Por Luís Roberto Pogetti
Não há rota ou solução universal adaptável às necessidades de todos os países para a mobilidade de baixo carbono. O Brasil precisa de uma estratégia própria de incentivo à transição energética, que valorize o seu portfólio diversificado, que vai além da eletrificação pura dos motores, para limpar ainda mais de forma rápida e eficiente a sua a matriz de transportes.
O mercado automotivo brasileiro é comercialmente relevante e vem há décadas sendo moldado por políticas de incentivo à eficiência dos motores, controle das emissões nos escapamentos e redução da intensidade de carbono dos combustíveis. Essas iniciativas devem ser pensadas de forma integrada, com valorização do papel que desempenham em favor do clima.
A inteligência e o protagonismo do Brasil no uso de biocombustíveis é referência mundial. Cada vez mais países se inspiram na experiência brasileira, em particular a América Latina e a Ásia. O País lidera ainda uma valiosa parceria chamada Plataforma para o Biofuturo, que o conecta a outros 21 países em esforços para a adoção de tecnologias sustentáveis de baixo carbono, com foco em soluções de base biológica.

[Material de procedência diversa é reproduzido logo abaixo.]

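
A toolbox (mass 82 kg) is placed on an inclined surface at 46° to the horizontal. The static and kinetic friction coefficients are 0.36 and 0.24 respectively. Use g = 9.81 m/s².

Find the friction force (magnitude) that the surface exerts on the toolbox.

Normal force: N = m g cos θ = 82 × 9.81 × cos 46° = 558.8 N.
Along the slope the weight component is m g sin θ = 578.7 N; friction must supply exactly this, acting up-slope.
Maximum static friction available: μ_s N = 0.36 × 558.8 = 201.2 N.
|578.7| exceeds 201.2 N, so the toolbox slips down-slope; friction is kinetic, f = μ_k N = 0.24×558.8 = 134 N.

f ≈ 134 N (up the incline)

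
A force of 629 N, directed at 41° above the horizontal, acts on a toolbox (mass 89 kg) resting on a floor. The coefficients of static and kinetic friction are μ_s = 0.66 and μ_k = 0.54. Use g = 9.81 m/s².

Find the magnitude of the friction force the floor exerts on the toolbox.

f ≈ 249 N

The vertical component of P reduces the normal force: N = m g − P sin α = 873.1 − 412.7 = 460.4 N.
For equilibrium, f = P cos α = 629×cos 41° = 474.7 N.
μ_s N = 0.66 × 460.4 = 303.9 N.
The required friction exceeds μ_s N, so the toolbox moves and f = μ_k N = 249 N.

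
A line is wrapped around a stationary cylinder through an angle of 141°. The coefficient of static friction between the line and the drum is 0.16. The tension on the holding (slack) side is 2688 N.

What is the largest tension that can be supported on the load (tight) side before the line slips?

At impending slip the capstan equation gives T₂/T₁ = e^{μβ} with β in radians.
β = 141° × π/180 = 2.461 rad.
e^{μβ} = e^{0.16×2.461} = 1.483.
T₂ = T₁ · e^{μβ} = 2688 × 1.483 = 3990 N.

T_max ≈ 3990 N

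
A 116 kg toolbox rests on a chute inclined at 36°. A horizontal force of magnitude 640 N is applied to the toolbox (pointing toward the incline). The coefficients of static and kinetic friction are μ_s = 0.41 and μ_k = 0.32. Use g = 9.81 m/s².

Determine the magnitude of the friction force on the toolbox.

Normal direction: N = m g cos θ + P sin θ = 1297 N.
Parallel to the incline: P cos θ − m g sin θ = 517.8 − 668.9 = -151.1 N; the friction needed to balance this is 151.1 N acting up the slope.
Maximum static friction: μ_s N = 0.41 × 1297 = 531.7 N.
|f_req| = 151.1 ≤ 531.7 N → the toolbox is in equilibrium; friction equals the required value.

f ≈ 151 N (up the incline)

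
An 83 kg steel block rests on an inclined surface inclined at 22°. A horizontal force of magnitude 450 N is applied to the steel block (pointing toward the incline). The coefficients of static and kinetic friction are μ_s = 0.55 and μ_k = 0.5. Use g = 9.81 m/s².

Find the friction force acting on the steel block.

f ≈ 112 N (down the incline)

Normal direction: N = m g cos θ + P sin θ = 923.5 N.
Parallel to the incline: P cos θ − m g sin θ = 417.2 − 305 = 112.2 N; the friction needed to balance this is 112.2 N acting down the slope.
The limit of static friction is μ_s N = 507.9 N.
|f_req| = 112.2 ≤ 507.9 N → the steel block is in equilibrium; friction equals the required value.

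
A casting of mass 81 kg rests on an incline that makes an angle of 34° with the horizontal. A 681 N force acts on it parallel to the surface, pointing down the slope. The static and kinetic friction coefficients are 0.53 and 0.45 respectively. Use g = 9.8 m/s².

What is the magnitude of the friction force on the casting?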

Alguns desses países usam um mecanismo chamado “padrão de combustíveis de baixo carbono” (em inglês LCFS), cuja versão nacional é o Programa RenovaBio. Graças a essa política tem havido a redução da pegada de carbono no ciclo de vida dos biocombustíveis. O etanol brasileiro, por exemplo, neutraliza até 90% das suas emissões e, com ganhos de produtividade encaminhados, deve ser carbono zero brevemente.
O ciclo de vida, respeitado nos sobreditos mecanismos, considera as emissões de carbono desde a produção do combustível até o seu consumo, o que é reconhecido como emissões do “poço a roda”. Ampliando o conceito para as emissões da mobilidade, deve ser estendida a medição de emissões desde a produção dos bens envolvidos (fabricação e logística) na mobilidade, na propulsão (combustível, energia, etc.) dos veículos e no completo descarte ao fim da vida útil dos bens e insumos, o que é denominado como emissões do “berço ao túmulo”.
Portanto, em um primeiro estágio, é do “poço à roda” que se mede de maneira efetiva a emissão de gases de efeito estufa no setor de transportes, devendo evoluir inexoravelmente para medições de emissões do “berço ao túmulo”. Estas são as métricas ideais para se potencializar e valorizar a contribuição de uma economia na luta contra as mudanças climáticas, sendo uma lógica a ser reproduzida nos programas direcionados à indústria da mobilidade.
De nada adianta rodar com um carro 100% elétrico, se a carga é dada por gerador 100% à diesel e, ainda, desconsiderar o impacto ambiental do descarte de suas baterias ao final da vida útil. Por isso, é preciso somar a contribuição dos biocombustíveis aos esforços das montadoras na agenda da descarbonização dos transportes.
Nesse sentido, motores híbridos flex têm aderência em um mercado com ampla distribuição de etanol, que é o caso brasileiro. O biometano explorado do resíduo de produção de açúcar e etanol – perfeito exemplo de economia circular –, é uma alternativa já viável em um País que deve alcançar 5,9 milhões de Nm3 dia de capacidade instalada até 2029, segundo a Associação Brasileira de Biogás (ABiogás). A célula de hidrogênio é uma realidade desde o ano passado, com perspectivas positivas para aplicação de etanol no processo.
Adicionalmente, os biocombustíveis terão papel vital na descarbonização da mobilidade aérea e marítima, onde a eletrificação é mais complexa. O combustível de aviação sustentável (SAF) e o metanol verde são promissores e o Brasil com larga experiência em biocombustíveis tem plena capacidade para participar desses mercados.
Por todos estes pontos, é evidente a necessidade de uma política transversal, que aproveite as vocações naturais do País, reforçando a posição protagonista do Brasil na agenda de descarbonização global. Sendo assim, parece vital e merecedor de elogios o esforço feito pelo Governo para a criação do Programa Combustível do Futuro, que abarca marcos regulatórios dessa agenda de descarbonização.
Vemos com otimismo o encaminhamento pelo Governo desse importante projeto ao Congresso, onde certamente deverá ser bem recebido, pelo seu enorme potencial para garantir empregos, gerar renda, divisas e sustentar a competitividade do Brasil, usando o melhor custo-benefício para mitigação de gases de efeito estufa e neutralidade de emissões na mobilidade para a sociedade.